Night illustrates the life of Elie Wiesel and his father in the Nazi concentration camps during the World War II (Rucco 3). In the concentration camps, they underwent through cruel and brutal situations. The situations affected and changed their relationship in a number of ways.
After being taken to the camps, Wiesel and his father portray the conventional father and son relationship. In this relationship, the father is depicted protecting and offering advice to his son. Consequently, the son is depicted being entirely dependent on him. The author asserts that he remembers walking with his father while clinging to his hand (Wiesel 29). All through their early days at the camp, the author’s behaviors and thoughts reveal his dependence on the father.
During a selection process at the camps, he requests the security officers to let him stay with his father (Wiesel 48). Over time, the two began to develop a peer like affiliation. In a peer like relationship, the parties are required to help another overcome their common challenges and create codependency. The author depicts them staying and caring out their daily chores together, afraid of losing another. As such, they request for similar chores, reside in similar building, and share foodstuffs. On one occasion, Wiesel’s father is beaten for failing to march as required by the authorities. After the beatings, Wiesel is depicted teaching his father how to march as required.
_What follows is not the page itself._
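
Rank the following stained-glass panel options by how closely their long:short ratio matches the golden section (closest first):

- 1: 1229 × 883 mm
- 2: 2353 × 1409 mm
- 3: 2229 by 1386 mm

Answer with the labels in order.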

In this type of relationship, Wiesel is portrayed playing a responsibility of a teacher.
In the mid of their stay in the concentration camps, the two again portray a codependency. For the period of Rashashana, Wiesel refuses to be happy. Other than condemning him, his father understood him. Wiesel reveals, “At this time, I felt a tear drop on my palm” (68 Wiesel). He asserts that because of this he felt as if they had never understood each other plainly before as they did on that day. Through this episode, the author depicts a period of complete awareness. Wiesel’s acts and thoughts indicate that he perceived his father as an equal fellow friend.
Close to their stay at the camps, the author depicts Wiesel and his father portraying a reversal in their responsibilities. As such, Wiesel began to behave like a father. On the other hand, his father began to display childish behaviors. After returning from a marathon to Gleiwitz, Wiesel realized that his father had transformed his behaviors unlike when they first came to the camp. He notes, “He had turned naive, feeble, frightened, and defenseless like a child” (Wiesel 105).
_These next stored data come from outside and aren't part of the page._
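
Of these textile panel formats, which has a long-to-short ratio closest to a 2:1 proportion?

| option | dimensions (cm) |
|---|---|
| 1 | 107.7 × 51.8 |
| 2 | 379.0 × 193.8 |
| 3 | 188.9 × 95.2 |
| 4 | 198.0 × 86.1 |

3

Target 2:1 ≈ 2.000.
1: 2.079 (Δ0.079)  2: 1.956 (Δ0.044)  3: 1.984 (Δ0.016)  4: 2.300 (Δ0.300)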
The author illustrates that the father’s behaviors changed as he increased his dependency on his son (Wiesel 278). On one occasion, the two spent a night apart. The following morning, the son nervously goes looking for him around the camp. By doing so, he is depicted walking around the camp searching for Chlomo as a father would do when looking for a lost child. When he finally finds him, he states, “Father! I have been searching for you all over. Where were you? Did you have enough sleep?” (Wiesel 106). Through this, Wiesel is depicted being concerned about his father’s current conditions. Throughout the remaining part of the book, the author portrays Wiesel dedicating his time and energy to keep his father alive.
In conclusion, it should be noted that the above situations were the main cause of changes between the author and his fathers. In the book, the relationships between the author and his father change drastically (Levine 12). As such, Wiesel takes the responsibility of being a parent to his ailing father. By doing so, he realizes that although his ailing father was no longer able to take care of him, he still hoped for the best for his son.
Works Cited
Levine, Gloria. Night, by Elie Wiesel: teacher guide. San Antonio, TX: Novel Units, 2000. Print.
Rucco, Alison. A student’s guide to Night by Elie Wiesel. Cambridge: Cambridge University Press, 2003. Print.
Wiesel, Elie. Night. New York: Hill and Wang, a division of Farrar, Straus and Giroux, 2006. Print.